Ghana’s Ministry of Fisheries and Aquaculture Development announced plans in mid-September to review licensing loopholes that allow foreign fishing companies to operate illegally, often by establishing shell companies that disguise a vessel’s true owner.
Shell companies typically operate through local front companies, using opaque corporate structures to import their vessels, register and obtain a fishing license, according to the Environmental Justice Foundation (EJF).
While foreign industrial fishing vessels are banned in Ghana, some companies are known to pay off local entities for illegal fishing purposes, Fisheries Minister Mavis Hawa Koomson said in a story by the Ghanaian newspaper Daily Graphic.
Ghanaian law also prohibits foreign owners or controllers of industrial trawlers from flying the country’s flag, but that is also done routinely — a practice known as flying a flag of convenience. It helps vessel owners dodge financial charges and other regulations.
“We are aware of their activities, and that is why we are working on the requirements for licensing and the reason industrial vessels have not been allowed to go to sea yet,” Koomson said.
When it comes to eliminating illegal, unreported and unregulated (IUU) fishing, a growing number of experts say that determining the true owners and beneficiaries of fishing vessels may be more efficient than targeting at-sea activity. An estimated 90% of trawlers operating in Ghana are owned by Chinese corporations, according to the EJF.
“If you look at the highest risk actors out, very few of them are flagged, the vessels, very few of them are flagged with the company established where the owner is,” Duncan Copeland, executive director of Trygg Mat Tracking, told Mongabay, a nonprofit environmental science and conservation news platform. “Most of them now are starting to use various companies that are actually shell companies, joint ventures.”
A joint venture agreement is an arrangement between two or more companies to start a new company for their mutual benefit.
There are no legitimate benefits to African nations to let fishing vessels owned by shell companies operate, Copeland told ADF earlier this year.
Illegal fishing vessels are also known to change their vessels’ names, fail to register at ports and underreport their catch, all of which deprives locals of food and income while destroying ecosystems and decimating fish populations.
From a law enforcement perspective, it’s harder for authorities to catch illegal fishing trawlers that are almost constantly on the move than to deal with owners of land-based businesses. Still, according to the Mongabay report, most of the regulatory approaches to illegal fishing prioritize at-sea activities.
“So, whereas the extractive industry sector has become aware of the need to identify beneficial owners decades ago, it is only recently that similar thinking has reached the fisheries sector,” Steve Trent, executive director of the EJF, told Mongabay.
Illegal marine trade costs West Africa almost $1.95 billion across the fish value chain and $593 million per year in household income. IUU fishing has also been linked to other crimes such as piracy, kidnapping and drug trafficking.

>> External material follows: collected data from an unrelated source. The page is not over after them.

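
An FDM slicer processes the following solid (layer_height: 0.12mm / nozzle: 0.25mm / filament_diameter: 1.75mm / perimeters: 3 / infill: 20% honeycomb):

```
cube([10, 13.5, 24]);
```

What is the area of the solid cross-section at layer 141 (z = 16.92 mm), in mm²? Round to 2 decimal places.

135.00 mm²

At z = 16.92 mm: the 10×13.5 cube contributes its full rectangle (area 135.00 mm²). Overall, the cross-section is a single solid region. Net area = 135.00 mm².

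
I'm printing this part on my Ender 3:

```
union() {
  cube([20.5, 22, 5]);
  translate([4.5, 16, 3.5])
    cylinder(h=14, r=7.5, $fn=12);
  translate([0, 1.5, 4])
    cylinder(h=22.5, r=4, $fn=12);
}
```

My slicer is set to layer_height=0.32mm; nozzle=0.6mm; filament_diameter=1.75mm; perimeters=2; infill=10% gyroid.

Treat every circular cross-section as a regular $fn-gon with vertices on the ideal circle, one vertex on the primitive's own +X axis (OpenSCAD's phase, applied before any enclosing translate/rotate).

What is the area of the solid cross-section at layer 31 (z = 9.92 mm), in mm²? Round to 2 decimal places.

216.75 mm²

At z = 9.92 mm: the cube does not reach this height (z outside [0, 5]); the r=7.5 cylinder at (4.5, 16) contributes a regular 12-gon of circumradius 7.5 (area = (12/2)·7.500²·sin(360°/12) = 168.75 mm²); the r=4 cylinder at (0, 1.5) gives a regular 12-gon of circumradius 4 (constant along its height) (area = (12/2)·4.000²·sin(360°/12) = 48.00 mm²); Combining (union): the 2 present regions are separate (no shared area or edge), so areas and boundary lengths simply add and each stays a separate island — area = 216.75 mm². Overall, the cross-section has 2 separate islands. Net area = 216.75 mm².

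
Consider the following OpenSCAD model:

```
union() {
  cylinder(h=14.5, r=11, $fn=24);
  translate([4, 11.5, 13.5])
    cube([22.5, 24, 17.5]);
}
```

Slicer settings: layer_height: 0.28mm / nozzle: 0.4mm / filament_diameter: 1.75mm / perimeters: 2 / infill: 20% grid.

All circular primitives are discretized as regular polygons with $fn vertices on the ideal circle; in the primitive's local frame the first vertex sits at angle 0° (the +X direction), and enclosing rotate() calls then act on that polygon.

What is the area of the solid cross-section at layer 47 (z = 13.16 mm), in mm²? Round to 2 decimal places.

375.81 mm²

At z = 13.16 mm: the cylinder: section is a regular 24-gon, circumradius r=11 (area = (24/2)·11.000²·sin(360°/24) = 375.81 mm²); the cube at (4, 11.5) does not reach this height (z outside [13.5, 31]); Combining (union): only the r=11 cylinder is present, so the union is just that shape — area = 375.81 mm². Overall, the cross-section is a single solid region. Net area = 375.81 mm².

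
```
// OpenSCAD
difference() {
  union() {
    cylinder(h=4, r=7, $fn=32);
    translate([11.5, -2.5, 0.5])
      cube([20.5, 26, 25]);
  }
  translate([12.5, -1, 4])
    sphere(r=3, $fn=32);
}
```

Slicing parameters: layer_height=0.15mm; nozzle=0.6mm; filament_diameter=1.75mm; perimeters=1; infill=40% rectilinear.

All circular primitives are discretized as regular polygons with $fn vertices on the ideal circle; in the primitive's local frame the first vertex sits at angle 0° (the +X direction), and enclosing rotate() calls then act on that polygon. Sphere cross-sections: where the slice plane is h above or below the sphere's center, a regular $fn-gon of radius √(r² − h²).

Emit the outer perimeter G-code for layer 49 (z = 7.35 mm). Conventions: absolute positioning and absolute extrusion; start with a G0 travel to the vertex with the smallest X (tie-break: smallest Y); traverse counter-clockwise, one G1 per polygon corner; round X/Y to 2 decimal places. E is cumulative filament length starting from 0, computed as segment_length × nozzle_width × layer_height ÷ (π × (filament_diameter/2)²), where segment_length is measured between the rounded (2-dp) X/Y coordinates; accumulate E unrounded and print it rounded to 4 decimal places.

At z = 7.35 mm: the cylinder is not intersected at this z (z outside [0, 4]); the 20.5×26 cube at (11.5, -2.5) contributes its full rectangle; Taking the union: only the 20.5×26 cube at (11.5, -2.5) is present, so the union is just that shape — 1 connected region; the sphere at (12.5, -1) is not intersected at this z (|z−center|=3.350 > r=3); Subtracting the remaining from the first: none of the subtracted shapes is present at this height, so that combined region is unchanged — 1 connected region. The outline is a single polygon with 4 vertices. Extrusion per mm of travel: 0.6 × 0.15 / (π × 0.875²) = 0.037418. Accumulating E over each segment gives final E = 3.4798.

G0 X11.50 Y-2.50 Z7.35
G1 X32.00 Y-2.50 E0.7671
G1 X32.00 Y23.50 E1.7399
G1 X11.50 Y23.50 E2.5070
G1 X11.50 Y-2.50 E3.4798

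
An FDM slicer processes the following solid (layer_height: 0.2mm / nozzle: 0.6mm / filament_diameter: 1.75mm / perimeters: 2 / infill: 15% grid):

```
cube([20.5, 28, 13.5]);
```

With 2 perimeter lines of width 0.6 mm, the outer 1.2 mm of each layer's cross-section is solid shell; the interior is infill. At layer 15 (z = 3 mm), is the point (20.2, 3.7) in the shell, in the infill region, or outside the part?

shell

At z = 3 mm: the cube is present — its section is the full 20.5×28 rectangle. Overall, the cross-section is a single solid region. The nearest boundary edge runs (20.50, 0.00)→(20.50, 28.00); distance from the point to it = 0.30 mm. The point is inside the cross-section, 0.30 mm from the nearest boundary — within the 1.2 mm shell band (2 × 0.6).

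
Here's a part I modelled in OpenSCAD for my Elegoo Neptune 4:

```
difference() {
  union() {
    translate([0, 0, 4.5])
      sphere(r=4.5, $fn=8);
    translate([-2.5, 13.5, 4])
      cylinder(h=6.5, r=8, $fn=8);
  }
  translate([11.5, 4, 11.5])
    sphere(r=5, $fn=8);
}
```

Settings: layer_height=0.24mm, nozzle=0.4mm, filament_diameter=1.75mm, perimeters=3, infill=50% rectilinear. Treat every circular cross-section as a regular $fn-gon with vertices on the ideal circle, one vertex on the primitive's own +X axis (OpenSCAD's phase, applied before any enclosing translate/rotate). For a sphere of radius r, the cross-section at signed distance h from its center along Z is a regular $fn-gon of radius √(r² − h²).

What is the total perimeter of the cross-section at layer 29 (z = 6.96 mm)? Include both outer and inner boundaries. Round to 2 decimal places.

72.06 mm

At z = 6.96 mm: the sphere: section is a regular 8-gon, circumradius = √(r²−h²) = √(4.5²−2.46²) = 3.768 (perimeter = 2·8·3.768·sin(180°/8) = 23.07 mm); the r=8 cylinder at (-2.5, 13.5) contributes a regular 8-gon of circumradius 8 (perimeter = 2·8·8.000·sin(180°/8) = 48.98 mm); Merging all regions: the 2 present regions are separate (no shared area or edge), so areas and boundary lengths simply add and each stays a separate island — boundary = 72.06 mm; the r=5 sphere at (11.5, 4) contributes a regular 8-gon of circumradius √(5²−4.54²) = 2.095 (perimeter = 2·8·2.095·sin(180°/8) = 12.83 mm); Subtracting the remaining from the first: starting from that combined region, the r=5 sphere at (11.5, 4) misses the remaining region (no effect) — boundary = 72.06 mm. Overall, the cross-section has 2 separate islands. Total boundary length (outer) = 72.06 mm.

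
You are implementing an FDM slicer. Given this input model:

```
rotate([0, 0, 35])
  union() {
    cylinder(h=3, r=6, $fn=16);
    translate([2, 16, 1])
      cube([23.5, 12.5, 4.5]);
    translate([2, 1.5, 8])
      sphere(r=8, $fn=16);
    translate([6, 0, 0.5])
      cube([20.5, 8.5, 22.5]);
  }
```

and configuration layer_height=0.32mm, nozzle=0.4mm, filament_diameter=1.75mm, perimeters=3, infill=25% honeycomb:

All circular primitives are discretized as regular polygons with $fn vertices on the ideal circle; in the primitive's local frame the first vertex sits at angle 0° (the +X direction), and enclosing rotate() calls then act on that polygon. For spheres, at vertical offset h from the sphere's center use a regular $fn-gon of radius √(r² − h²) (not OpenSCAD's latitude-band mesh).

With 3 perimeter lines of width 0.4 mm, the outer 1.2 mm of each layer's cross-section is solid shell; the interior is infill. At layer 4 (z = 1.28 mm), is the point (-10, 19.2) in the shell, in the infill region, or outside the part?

shell

At z = 1.28 mm: the cylinder: section is a regular 16-gon, circumradius r=6; the 23.5×12.5 cube at (2, 16) contributes its full rectangle; the r=8 sphere at (2, 1.5) contributes a regular 16-gon of circumradius √(8²−6.72²) = 4.341; the cube at (6, 0) (footprint 20.5×8.5) is included at this height; Taking the union: the regions partially overlap (shared area 53.42 mm²), so overlapping operands fuse into one piece — 2 connected regions; (whole slice rotated 35° about Z — lengths, areas and connectivity unchanged). Overall, the cross-section has 2 separate islands. Undo the 35° rotation: the query point maps to (2.821, 21.463) in the un-rotated model frame. The nearest boundary edge runs (2.00, 16.00)→(2.00, 28.50); distance from the point to it = 0.82 mm. (Shell/infill is judged within the island containing the point — the largest one.) The point is inside the cross-section, 0.82 mm from the nearest boundary — within the 1.2 mm shell band (3 × 0.4).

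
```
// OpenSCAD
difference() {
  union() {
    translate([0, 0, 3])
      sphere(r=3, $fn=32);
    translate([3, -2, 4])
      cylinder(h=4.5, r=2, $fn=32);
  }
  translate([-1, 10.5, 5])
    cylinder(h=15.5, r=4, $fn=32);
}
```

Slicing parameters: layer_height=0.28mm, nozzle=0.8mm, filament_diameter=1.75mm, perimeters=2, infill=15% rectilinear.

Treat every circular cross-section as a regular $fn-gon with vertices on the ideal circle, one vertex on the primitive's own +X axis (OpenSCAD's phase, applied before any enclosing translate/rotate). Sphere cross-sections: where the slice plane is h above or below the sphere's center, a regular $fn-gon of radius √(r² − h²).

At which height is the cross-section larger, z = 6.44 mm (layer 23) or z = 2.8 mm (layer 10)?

Layer 23 (z = 6.44): the sphere does not reach this height (|z−center|=3.440 > r=3); the r=2 cylinder at (3, -2) contributes a regular 32-gon of circumradius 2 (area = (32/2)·2.000²·sin(360°/32) = 12.49 mm²); Taking the union: only the r=2 cylinder at (3, -2) is present, so the union is just that shape — area = 12.49 mm²; the r=4 cylinder at (-1, 10.5) contributes a regular 32-gon of circumradius 4 (area = (32/2)·4.000²·sin(360°/32) = 49.94 mm²); After the difference (first − rest): starting from that combined region (12.49 mm²), the r=4 cylinder at (-1, 10.5) misses the remaining region (no effect) — area = 12.49 mm². So its area = 12.49 mm². Layer 10 (z = 2.8): the sphere: section is a regular 32-gon, circumradius = √(r²−h²) = √(3²−0.2²) = 2.993 (area = (32/2)·2.993²·sin(360°/32) = 27.97 mm²); the cylinder at (3, -2) is not intersected at this z (z outside [4, 8.5]); Combining (union): only the r=3 sphere is present, so the union is just that shape — area = 27.97 mm²; the cylinder at (-1, 10.5) is absent (z outside [5, 20.5]); After the difference (first − rest): none of the subtracted shapes is present at this height, so that combined region is unchanged — area = 27.97 mm². So its area = 27.97 mm². Layer 10 is larger (27.97 vs 12.49 mm²).

layer 10 (z = 2.8 mm)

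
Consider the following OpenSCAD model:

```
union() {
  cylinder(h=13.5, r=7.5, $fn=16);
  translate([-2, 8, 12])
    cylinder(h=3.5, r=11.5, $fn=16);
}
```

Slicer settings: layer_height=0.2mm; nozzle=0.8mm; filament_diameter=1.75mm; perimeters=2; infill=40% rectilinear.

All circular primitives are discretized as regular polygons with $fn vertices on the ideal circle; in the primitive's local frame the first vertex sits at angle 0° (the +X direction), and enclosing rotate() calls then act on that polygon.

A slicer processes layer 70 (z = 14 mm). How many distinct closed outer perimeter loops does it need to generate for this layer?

At z = 14 mm: the cylinder does not reach this height (z outside [0, 13.5]); the cylinder at (-2, 8): section is a regular 16-gon, circumradius r=11.5; Taking the union: only the r=11.5 cylinder at (-2, 8) is present, so the union is just that shape — 1 connected region. The result has 1 disconnected region.

1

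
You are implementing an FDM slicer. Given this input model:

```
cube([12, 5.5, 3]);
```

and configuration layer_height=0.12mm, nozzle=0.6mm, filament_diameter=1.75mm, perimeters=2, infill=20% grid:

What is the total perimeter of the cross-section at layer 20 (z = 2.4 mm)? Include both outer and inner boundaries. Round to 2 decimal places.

At z = 2.4 mm: the 12×5.5 cube contributes its full rectangle (perimeter 35.00 mm). Overall, the cross-section is a single solid region. Total boundary length (outer) = 35.00 mm.

35.00 mm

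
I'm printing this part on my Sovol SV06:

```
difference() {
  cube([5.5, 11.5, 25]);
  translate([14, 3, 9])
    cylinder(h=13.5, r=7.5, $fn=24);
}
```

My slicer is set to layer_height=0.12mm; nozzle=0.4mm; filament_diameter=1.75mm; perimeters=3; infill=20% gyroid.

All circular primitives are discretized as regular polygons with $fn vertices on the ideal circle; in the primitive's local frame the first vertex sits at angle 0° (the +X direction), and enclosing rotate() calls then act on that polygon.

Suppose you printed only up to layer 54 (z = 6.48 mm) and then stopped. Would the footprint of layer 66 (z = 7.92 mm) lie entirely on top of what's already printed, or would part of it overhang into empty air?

Compare the two slices. At z = 6.48: the cube is present — its section is the full 5.5×11.5 rectangle (area 63.25 mm²); the cylinder at (14, 3) is not intersected at this z (z outside [9, 22.5]); After the difference (first − rest): none of the subtracted shapes is present at this height, so the 5.5×11.5 cube is unchanged — area = 63.25 mm². At z = 7.92: the cube is present — its section is the full 5.5×11.5 rectangle (area 63.25 mm²); the cylinder at (14, 3) does not reach this height (z outside [9, 22.5]); Subtracting the remaining from the first: none of the subtracted shapes is present at this height, so the 5.5×11.5 cube is unchanged — area = 63.25 mm². Checking containment: the cross-section at z = 7.92 is a subset of the cross-section at z = 6.48.

entirely on top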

China is the world’s worst IUU fishing offender, according to the IUU Fishing Index, and has targeted West Africa for decades.
Ghana’s marine fisheries support the livelihoods of more than 2.7 million people — almost 10% of the population. More than 100,000 fishermen and 11,000 canoes operate in the country, but due to overfishing and IUU tactics, average annual income has dropped up to 40% per artisanal canoe in the past 15 years or so, according to the EJF.
Ghana’s commitment to tightening licensing loopholes comes as the country works to resolve problems related to a yellow card it was issued by the European Union this year. A yellow card is a warning that sanctions may be imposed if a country does not improve efforts to halt IUU fishing.
If those problems aren’t resolved, Ghana could be issued a red card, meaning its fisheries products will be banned from the EU market, where most of Ghana’s fish are exported.
Hawa Koomson said Ghana’s government “is also taking steps to acquire four patrol boats that will be deployed in the four coastal regions to support frequent inspection at sea, as well as a research vessel for regular conduction of scientific fisheries research,” according to a SeafoodSource report.